Once admired for its seemingly magical properties, photography grew into an expected and sometimes even mundane aspect of twentieth-century visual culture. With the introduction of the halftone process, photographs could be reproduced quickly and could circulate widely in the press, allowing the practice of photojournalism to flourish. Leica cameras, which became popular in the 1920s, had faster shutter speeds, making it possible to capture what Henri Cartier-Bresson called “a decisive moment.” Cameras also began to feature viewfinders that encouraged photographers to bring the camera up to their eyes; when looking at the resulting photographs, viewers take on the embodied perspective of the photographer. Previously, photographers typically steadied their cameras against their navels while looking down into a viewfinder located at the top of the camera.
Though increasingly commonplace and engaging with changing aesthetics, the photographs that circulated knowledge in the twentieth century functioned much like earlier examples that sought to collect, catalogue, rationalize, and control the world that was pictured through photography. The tradition of documentary photography that emerged in the late-nineteenth century and flourished in the twentieth century built on these earlier practices while seeking to use the camera as a tool for social change. Steven Bull describes this documentary tradition, seen here in examples such as Life and The Fight against Apartheid!, as “the idea of objectively recording people living very different lives to those of the [photographer’s] viewers, and especially lives that are difficult and which might raise the moral concern of the audience” (108). Ultimately, the aim of such photographs was to prompt social change.

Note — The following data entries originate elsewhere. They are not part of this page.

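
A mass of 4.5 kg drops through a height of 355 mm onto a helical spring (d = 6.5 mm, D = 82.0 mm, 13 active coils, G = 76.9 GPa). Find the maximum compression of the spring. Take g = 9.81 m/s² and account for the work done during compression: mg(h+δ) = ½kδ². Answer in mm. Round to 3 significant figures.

134 mm

k = Gd⁴/(8D³N_a) = (76.9×10³)(6.5⁴)/(8·82.0³·13) = 2.3939 N/mm
W = mg = 4.5 × 9.81 = 44.145 N
½kδ² − Wδ − Wh = 0 → δ = (W + √(W² + 2kWh))/k
δ = (44.145 + √(1948.8 + 75031.7))/2.3939 = (44.145 + 277.45)/2.3939 = 134.34 mm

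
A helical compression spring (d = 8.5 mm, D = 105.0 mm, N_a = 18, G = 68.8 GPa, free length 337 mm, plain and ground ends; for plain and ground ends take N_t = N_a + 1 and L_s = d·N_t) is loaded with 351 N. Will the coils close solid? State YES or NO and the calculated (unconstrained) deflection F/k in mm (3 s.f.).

k = Gd⁴/(8D³N_a) = (68.8×10³)(8.5⁴)/(8·105.0³·18) = 2.1544 N/mm
N_t = 19; L_s = 8.5·19 = 161.5 mm; δ_solid = L₀ − L_s = 337 − 161.5 = 175.5 mm
δ = F/k = 351/2.1544 = 162.92 mm
δ < δ_solid → spring does not go solid

NO, δ = 163 mm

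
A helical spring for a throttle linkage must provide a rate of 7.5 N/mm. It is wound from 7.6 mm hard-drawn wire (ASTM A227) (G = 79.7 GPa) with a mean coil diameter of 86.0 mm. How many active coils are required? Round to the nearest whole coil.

N_a = Gd⁴/(8D³k) = (79.7×10³ × 7.6⁴)/(8 × 86.0³ × 7.5)
    = 2.65897e+08 / 3.81634e+07 = 6.967 → 7 coils

7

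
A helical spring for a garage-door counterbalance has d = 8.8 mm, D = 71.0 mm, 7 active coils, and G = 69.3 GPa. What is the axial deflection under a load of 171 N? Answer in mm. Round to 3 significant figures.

k = Gd⁴/(8D³N_a) = (69.3×10³)(8.8⁴)/(8·71.0³·7) = 20.735 N/mm
δ = F/k = 171 / 20.735 = 8.247 mm

8.25 mm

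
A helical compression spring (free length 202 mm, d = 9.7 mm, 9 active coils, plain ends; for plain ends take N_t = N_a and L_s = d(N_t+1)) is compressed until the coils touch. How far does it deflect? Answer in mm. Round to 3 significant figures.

N_t = 9; L_s = 9.7·10 = 97 mm
δ_solid = L₀ − L_s = 202 − 97 = 105 mm

105 mm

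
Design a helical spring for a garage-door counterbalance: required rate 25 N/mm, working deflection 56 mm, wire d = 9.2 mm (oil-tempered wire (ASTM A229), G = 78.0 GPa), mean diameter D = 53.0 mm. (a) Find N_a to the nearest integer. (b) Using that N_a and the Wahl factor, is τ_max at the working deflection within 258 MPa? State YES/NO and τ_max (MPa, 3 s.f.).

N_a = Gd⁴/(8D³k) = (78.0×10³)(9.2⁴)/(8·53.0³·25) = 18.77 → N_a = 19
Actual rate k = Gd⁴/(8D³·19) = 24.693 N/mm
Working load F = kδ = 24.693·56 = 1382.8 N
C = 53.0/9.2 = 5.7609; K_W = (4C−1)/(4C−4)+0.615/C = 1.2643
τ_max = K_W·8FD/(πd³) = 1.2643·239.67 = 303.01 MPa
τ_max > 258 MPa → exceeds allowable

(a) 19 coils; (b) NO, τ_max = 303 MPa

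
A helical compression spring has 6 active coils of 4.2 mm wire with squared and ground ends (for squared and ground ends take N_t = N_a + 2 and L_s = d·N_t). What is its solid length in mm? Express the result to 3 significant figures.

squared and ground ends: N_t = N_a + 2 = 6 + 2 = 8
L_s = d·N_t = 4.2 × 8 = 33.6 mm

33.6 mm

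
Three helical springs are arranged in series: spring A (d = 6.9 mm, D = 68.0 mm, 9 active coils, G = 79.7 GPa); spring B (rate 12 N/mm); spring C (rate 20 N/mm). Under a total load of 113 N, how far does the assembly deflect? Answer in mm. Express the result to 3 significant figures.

29.2 mm

k_A = Gd⁴/(8D³N_a) = (79.7×10³)(6.9⁴)/(8·68.0³·9) = 7.9799 N/mm
Series: 1/k_eq = 1/7.9799 + 1/12 + 1/20 = 0.25865; k_eq = 3.8662 N/mm
δ = F/k_eq = 113/3.8662 = 29.227 mm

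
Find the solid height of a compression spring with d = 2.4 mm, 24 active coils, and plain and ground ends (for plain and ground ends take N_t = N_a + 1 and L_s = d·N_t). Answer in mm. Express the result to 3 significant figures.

plain and ground ends: N_t = N_a + 1 = 24 + 1 = 25
L_s = d·N_t = 2.4 × 25 = 60 mm

60.0 mm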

Some critics of documentary photography, such as Martha Rosler and Abigail Solomon-Godeau, have noted that documentary photographs may do more to testify to the bravery and skill of the photographer than to tell us about the situation documented by the photograph. Such limitations become especially evident when they circulate in galleries or art books (Bull 111-14). In contrast, photography theorist Ariella Azoulay suggests that documentary photographs establish a “civil contract” between the people photographed and the viewer, and this contract has the potential to prompt action.
Aside from these developments in documentary photography and photojournalism, books of all kinds were illustrated photographically, and even ordinary reports and commercial pamphlets featured photographs. In all of these examples—whether the photographs are printed as halftones or pasted onto the page—text frames and anchors the intended meaning of the photographs.